Jola poszła na jakieś studia podyplomowe. Ja też tam chodzę, więc pewno jestem studentem, bo wszyscy albo prowadzą zajęcia, albo są studentami. Oczywiście poza mną na całej uczelni nie ma żadnego pieska studenta. Prawdę mówiąc (nie wiem, czy się tym chwalił), mój kolega z pracy Bryś – znany Wam bloger też jest studentem, ale gdzie indziej.

Może jeszcze kiedyś napiszę o tym studiowaniu, a teraz chciałbym Wam opowiedzieć o naszych dojazdach do szkoły: po przejechaniu dość dużej odległości: autobusem, tramwajem i metrem próbujemy wejść w osiedlową uliczkę, następnie rozpoczynamy krążenie po rondzie i jeśli uda nam się znaleźć bramę uczelni, to pomykamy między jadącymi i stojącymi samochodami – generalnie kręcimy się po parkingu.

Jola w wiele różnych miejsc dociera sama, ma się rozumieć z moją pomocą. Jednak nie chce się jej inwestować naszej energii w poranne szukanie szkoły, bo później czeka nas ogromna ilość zajęć. W związku z tym postanowiła zadzwonić po taksówkę. Miała wielkie opory, bo czasem spotykają nas nieprzyjemności i nie wiedziała, gdzie szukać miłego taksówkarza. Okazało się, że szuka daleko, a najlepszy kontakt znajduje się w jej komórce. Taksówkarzem okazał się Pan, który wiózł kiedyś Jolę z Redem – moim poprzednikiem i Joli jechało się tak dobrze, że poprosiła o nr telefonu.

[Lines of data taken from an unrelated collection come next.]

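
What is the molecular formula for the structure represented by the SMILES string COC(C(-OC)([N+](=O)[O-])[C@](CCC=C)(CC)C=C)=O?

Heavy atoms from the SMILES: 13 C, 1 N, 5 O.
Implicit hydrogens by atom environment:
  5 × C: 2 H each → 10
  4 × O: no H
  3 × C: 3 H each → 9
  3 × C: no H
  2 × C: 1 H each → 2
  1 × N (charge +1): no H
  1 × O (charge -1): no H
  Total hydrogens = 21.
Molecular formula: C13H21NO5

C13H21NO5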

Na ostatni zjazd (podobnie, jak inni studenci) przyjechaliśmy sobie samochodem, a wracaliśmy już piechotą i komunikacją miejską.

Pan taksówkarz chyba naprawdę lubi zwierzęta, bo do mnie dobrze się odnosi. Bardzo mu dziękuję, choć pewno tu na stronę nie zajrzy, ale przecież w samochodzie nie będę mu dziękował, bo przestraszy się, że umiem mówićJ.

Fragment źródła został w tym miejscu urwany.